Thursday, 15 June 2017

Grief: Dealing with occasions

Grief: Dealing with occasions
pink tulips


I’ve written about grief a couple of times before on my blog and it’s one of those things which in some way, everyone will sadly be able to relate to. I’m by no means an expert and I’ve only ever written about personal experiences, but I’ll start this post by saying that if you’re struggling with grief and you want to talk to someone who will just listen, please contact Cruse Bereavement Care on 0808 808 1677.

One thing I’ve learned is that grief doesn’t have a time limit, nor does it have a set pattern. There’s no expiry on it. I lost my dad over four years ago and whilst experience teaches you how to deal with your emotions, there are difficult days, which often come with triggers. Birthdays, anniversaries, Mother’s Day, Father’s Day, Christmas or any other day that was special to you. There have been years where I’ve gotten through Father’s Day and have been absolutely fine, and there have been days when I’ve been a mess. But both of those emotions are fine. I promise.

I wanted to write a list of a few things you can do to deal with such ‘occasions’ as whilst in you day to day life, you find your ‘new normals’ and adapt your routine to live without that person, the one off occasions, though infrequent, can throw you completely out of sync. I had no idea how I would be on such days after I lost by dad and I’ve found that my emotions have been fairly unpredictable each year, but I wanted to share the things that have helped me.

Do something entirely different
Sometimes, it takes flipping an occasion on its head and doing something you’d never have done with your that person to get you through the day. For example, on Christmas Day, my mum, sister and I go to the seaside during the morning for a walk on the beach and to eat icecream*, something we would never have been able to do with my dad as we were limited by care calls and of course, a beach isn’t exactly wheelchair friendly. But it means that our old Christmas traditions stop having a gaping hole where my dad should have been.

*Please note that whilst I would thoroughly advocate this idea, take your own icecream as there is no guarantee that a shop will be open.
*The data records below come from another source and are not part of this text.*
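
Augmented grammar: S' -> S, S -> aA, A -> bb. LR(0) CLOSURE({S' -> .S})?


Start: S' -> .S
For each item with dot before a nonterminal B, add B -> .γ for every B-production
Closure: [S' -> .S, S -> .aA]


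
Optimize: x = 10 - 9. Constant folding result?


10 - 9 = 1 at compile time
Optimized: x = 1


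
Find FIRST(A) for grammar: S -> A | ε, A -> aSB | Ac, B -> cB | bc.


Per alternative of A: FIRST(aSB) = {a}; FIRST(Ac) = {a}
FIRST(A) = {a}


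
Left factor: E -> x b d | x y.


Common prefix: 'x'
Factored: E -> x E', E' -> b d | y


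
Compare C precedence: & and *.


'*' is multiplicative (level 10); '&' is bitwise AND (level 5)
Higher level binds tighter
'*' has higher precedence than '&'


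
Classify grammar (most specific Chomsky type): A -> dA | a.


Right-linear: every RHS is a terminal or a terminal followed by one nonterminal
Classification: Type 3 (Regular)


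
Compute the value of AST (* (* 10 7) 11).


Evaluate inner: (* 10 7) = 70
Evaluate root: (* 70 11) = 770
Result: 770


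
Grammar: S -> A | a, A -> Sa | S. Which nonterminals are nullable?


A nonterminal is nullable iff some alternative derives ε (directly, or every symbol in it is nullable)
Nullable: {}


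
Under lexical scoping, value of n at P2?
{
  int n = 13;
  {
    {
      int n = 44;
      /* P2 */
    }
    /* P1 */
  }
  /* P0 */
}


n declared in the same block as P2
n = 44


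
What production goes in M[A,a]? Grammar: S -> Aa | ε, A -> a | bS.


For [A, a]: 'a' ∈ FIRST(a)
Entry: A -> a


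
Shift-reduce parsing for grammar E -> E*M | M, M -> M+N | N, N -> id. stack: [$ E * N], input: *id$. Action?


'N' (not preceded by M+) is the handle for M -> N
Action: reduce (M -> N)


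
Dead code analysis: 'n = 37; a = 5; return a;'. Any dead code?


n is assigned but never read
Dead: 'n = 37'


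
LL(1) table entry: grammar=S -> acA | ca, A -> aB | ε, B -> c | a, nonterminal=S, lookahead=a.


For [S, a]: 'a' ∈ FIRST(acA)
Entry: S -> acA


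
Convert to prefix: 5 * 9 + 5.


left-to-right (same/higher precedence on left): tree is (+ (* 5 9) 5)
Prefix: + * 5 9 5


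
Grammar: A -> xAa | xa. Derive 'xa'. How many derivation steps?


Derivation: A => xa
Steps: 1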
Visit their final resting place
This can be a source of comfort to some people as it can make you feel closer to your loved one. Personally, I still find it upsetting for this very reason but it’s important to me to visit my dad’s grave, and take flowers, simply because it’s his legacy. Though as a builder, he really has a legacy all over York, this is a place of calm and an important mark of respect and remembrance for me.

Mark the occasion
Doing something symbolic to celebrate their life is a lovely gesture on the day, even if it’s something small like raising a toast to their memory. On my Dad’s birthday just a couple of months after he passed away, I marked it by setting off Chinese fire lanterns with some of my closest friends as I was at university. Unfortunately one hit a car and another landed in a tree, but I like to think that he’d have been looking down and smiling at an evening which was both emotional and a fire hazard.

See friends or family
If you want to be distracted, spend time with people who will be aware of the situation but not necessarily emotionally invested in it beyond their relationship with you. If you’d prefer to be around people who knew your loved one and understand more closely what you’re going through, do that instead. Sometimes you may feel obliged to spend it with certain people, but please remember that this is a time to put your own mental health first and gently explaining this doesn’t make you a bad person.

Do whatever makes you feel better
If that’s going out and getting smashed, do it (just be a responsible adult and leave enough cash at home to order a takeaway when you get in). If you want to sit in your PJs and wallow, do it, and make sure you have the appropriate snacks. If you want to go about your day as you would every other day as that’s what works for you, that is also absolutely fine. When it comes to grief, there should be no judgement into how you deal with it, it’s entirely up to you, providing you’re not endangering yourself or anyone else.

Change plans if you need to
As I mentioned earlier, I’ve worked my way through several significant occasions over the last four years and have reacted differently year on year. That means you may make plans and want to cancel them or you may change your mind after waking up and feeling OK that morning. Both are totally OK and people will understand.


They’re just a few things that you can do to mark significant occasions following the death of someone close, and if you have any ideas or would like to share your experience, please do so in the comments. I’m writing this in advance as I’m aware that Father’s Day is coming up which is a significant day for me personally, but I really hope this post has helped even just one person.


P.S If you’ve made it this far as I’m aware that it’s been a long one, thank you. Now go make yourself a cup of tea, you deserve it.